Mobile Marketing for Multiple Types of Diversity

Apr 26, 2017
By: Marissa Camilli

Countries such as China and India have large populations with diverse ethnicities, languages, and cultures. Furthermore, there are national, regional, and local regulations that can destroy a marketing strategy before it ever gets started. As mobile networks expand into rural areas, many new users will connect to the internet with their smartphones for the first time. Lacking a frame of reference, these users will behave in ways that cannot be anticipated. Furthermore, new users may share their mobile phone with others. Some users may own multiple SIM cards in order to get the best deal for data and/or voice. Technology adds its own layer of complexity through both infrastructure and phones. Some mobile networks may have LTE, while others are still running on 2G. Phones may have widely varying capabilities that may affect how ads are served and displayed. Altogether, it may seem overwhelming, but it doesn’t need to be. We have taken each element and broken it down to help you gain a full understanding of the challenges you may face.

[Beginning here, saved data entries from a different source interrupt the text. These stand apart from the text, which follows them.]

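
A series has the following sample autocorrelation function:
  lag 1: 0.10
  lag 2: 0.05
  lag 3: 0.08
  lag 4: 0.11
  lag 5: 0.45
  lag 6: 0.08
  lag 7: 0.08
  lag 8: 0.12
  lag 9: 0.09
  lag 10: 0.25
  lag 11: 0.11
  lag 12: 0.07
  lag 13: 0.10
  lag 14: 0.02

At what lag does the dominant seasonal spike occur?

5

The largest autocorrelation is r_5 = 0.45, with a weaker echo at lag 10 (0.25); the remaining lags stay at or below 0.12.
The dominant spike at lag 5 indicates a seasonal period of 5.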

For emerging markets with diverse languages, initially define markets based on the geographic area covered by a specific language. Keep I mind, some parts of the world speak in one language while writing in another. This is the case with India; while there are 23 spoken languages (22 Indian languages plus English), most people write using Devanagari script, often with localized adaptations based on the spoken language.

Understanding the complexity of each language is important in order to launch a successful mobile marketing campaign in the region In fact, a study showed that localized campaigns outperformed English campaigns by 86% in both click-throughs and conversions.

It is recommended that you enlist the help of an expert in assisting you with localizing your mobile marketing campaigns.


Culture can vary widely in a region with local cultures expressing beliefs, values, and aesthetic sensibilities that are distinct from their cultural neighbors. A user’s culture can greatly define their decision making and buying behavior. It is important to realize that users in each country are separated by different mind-sets, ideologies, and cultural idiosyncrasies – and each one requires a different targeting strategy.

Taking the time to learn about a local culture informs the marketing strategy, shaping it to fit what the people of that area might expect from advertising.


Infrastructure varies widely from state-of-the art LTE to 2G in areas that have mobile networks. Some emerging markets have widespread PC/desktop use with fixed internet connections, while others have mostly mobile network internet connections. In some cases, the internet is only available through mobile networks. Much of this is due to the lower costs of building mobile network structure compared to fiber optic or cable.

Mobile phones vary widely in processing power and capacity. Emerging markets tend to be dominated by Android devices. This means that mobile marketers will need to tailor strategies to work well within the Android ecosystem of phones, pre-loaded apps, and apps available through Google Play.


Companies that dive in and try to succeed using marketing strategies that work in Western countries will likely fail, while mobile marketing businesses that are willing to invest the time and effort necessary to understand the complex markets in emerging economies stand to benefit the greatest.